Emory selects a provost

Earl Lewis, dean of the Horace H. Rackham School of Graduate Studies and vice provost for academic affairs/graduate studies at the University of Michigan, will become Emory’s executive vice president for academic affairs and provost on July 1.

Lewis (left) will be Emory’s first African American provost and the highest ranking African American administrator in University history.

Lewis, who is also the Elsa Barkley Brown and Robin D. G. Kelley Collegiate Professor of History and African American and African Studies, has served as dean of the Rackham School since 1997 and became vice provost in 1998. He joined the Michigan faculty in 1989 and the next year became director of the school’s Center for Afroamerican and African Studies. Before coming to Ann Arbor, he spent four years as assistant professor of Afroamerican studies at the University of California at Berkeley.

Lewis earned his bachelor’s degree in history and psychology magna cum laude from Concordia College in Minneapolis and his master’s and Ph.D. degrees in history from the University of Minnesota.

President James W. Wagner, who chose Lewis from a pool of four finalists, says his experience in academic administration, his roots in the humanities, and his particular experience in graduate education all made him a strong candidate.

“He brings a rich portfolio of capabilities that will be a strong complement to those already part of Emory’s leadership team,” Wagner said.

Chair of the Board of Trustees Ben Johnson said the board was “uniformly impressed” with Lewis’s “energy and enthusiasm about being part of the team at Emory” when he visited the campus in February.

Lewis is Emory’s first permanent provost since Rebecca Chopp, now president of Colgate University, left in 2001.

Fox to step aside, not away

William H. Fox ’79PhD, senior vice president for institutional advancement, has announced he will step “aside” and into a new role to make way for fresh leadership in University fundraising and advancement.

After more than a dozen years at the helm of the division, during which Emory has raised more than $2 billion, Fox (left) says it’s an appropriate time to make a change–particularly since the University is expected to launch a major comprehensive campaign soon, a process that could take up to a decade. His new title is senior vice president for external affairs, a job Fox says he considers to be analogous with “University ambassador-at-large.”

Fox’s tenure as an Emory administrator dates back to 1975, when he served as assistant director of the Graduate Institute of the Liberal Arts. In 1978 he became director of the undergraduate humanities program. He went on to become dean and then vice president and dean of Campus Life, where he worked from 1979 until his move to Institutional Advancement in 1991. He holds a Ph.D. from Emory in literature and theology and has taught classes in the College nearly every year.

“I celebrate with you that Bill has agreed to serve Emory in a new capacity,” said President James W. Wagner. “In doing so, he will continue to maintain and build strong relationships with individuals and organizations to whom Emory owes a great deal and through whom Emory hopes to draw strength in moving toward its vision.”

Fox says he will remain in his current position “until a successor is literally ready to move into this office.” Then he will relocate one floor up–to an office on the third floor of the Administration building.

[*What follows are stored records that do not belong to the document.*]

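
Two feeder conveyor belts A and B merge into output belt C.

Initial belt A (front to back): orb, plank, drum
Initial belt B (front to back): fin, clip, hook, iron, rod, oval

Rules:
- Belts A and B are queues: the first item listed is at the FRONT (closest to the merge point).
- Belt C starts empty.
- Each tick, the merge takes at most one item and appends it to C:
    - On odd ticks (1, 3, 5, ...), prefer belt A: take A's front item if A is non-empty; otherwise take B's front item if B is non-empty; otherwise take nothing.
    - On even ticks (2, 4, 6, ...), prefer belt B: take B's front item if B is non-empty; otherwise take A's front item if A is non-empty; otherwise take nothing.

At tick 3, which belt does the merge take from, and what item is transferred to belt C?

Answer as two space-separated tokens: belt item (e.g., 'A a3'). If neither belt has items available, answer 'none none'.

Answer: A plank

Derivation:
Tick 1: prefer A, take orb from A; A=[plank,drum] B=[fin,clip,hook,iron,rod,oval] C=[orb]
Tick 2: prefer B, take fin from B; A=[plank,drum] B=[clip,hook,iron,rod,oval] C=[orb,fin]
Tick 3: prefer A, take plank from A; A=[drum] B=[clip,hook,iron,rod,oval] C=[orb,fin,plank]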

“I have no intention of working any less than I do now, but my new responsibilities will carry less stress,” Fox says. “This new job plays to my greatest passions: relationships with other people. I have considered my career a great journey with this institution, and I’m not ready for it to be over. I would like to continue working at Emory as long as I can still walk and think.”–P.P.P.

Fox-Genovese receives National Humanities Medal

Eleanore Raoul Professor of the Humanities Elizabeth Fox-Genovese was awarded a 2003 National Humanities Medal by President George W. Bush in November.

The medals were given to ten distinguished Americans for their contributions to the humanities. First awarded in 1989 as the Charles Frankel Prize, these medals honor those whose work has deepened the nation’s understanding of the humanities, broadened citizens’ engagement with the humanities, or helped preserve and expand America’s access to important resources in the humanities, according to the White House.

Educated at Bryn Mawr College and Harvard, Fox-Genovese was the founding director of Emory’s Institute for Women’s Studies. She is widely published on history and literature, public policy, education, religion, culture, and contemporary women’s issues, and is editor of the Journal of the Historical Society. Among her grants and awards are the Cardinal Wright Award from the Fellowship of Catholic Scholars, the Doctor of Letters from Millsaps College, the C. Hugh Holman Prize from the Society for the Study of Southern Literature, and the ACLS and Ford Foundation Fellowship. Fox-Genovese and her husband, Eugene Genovese, have written books on slavery and the old South, and she also is the author of Women and the Future of the Family (2000).–P.P.P.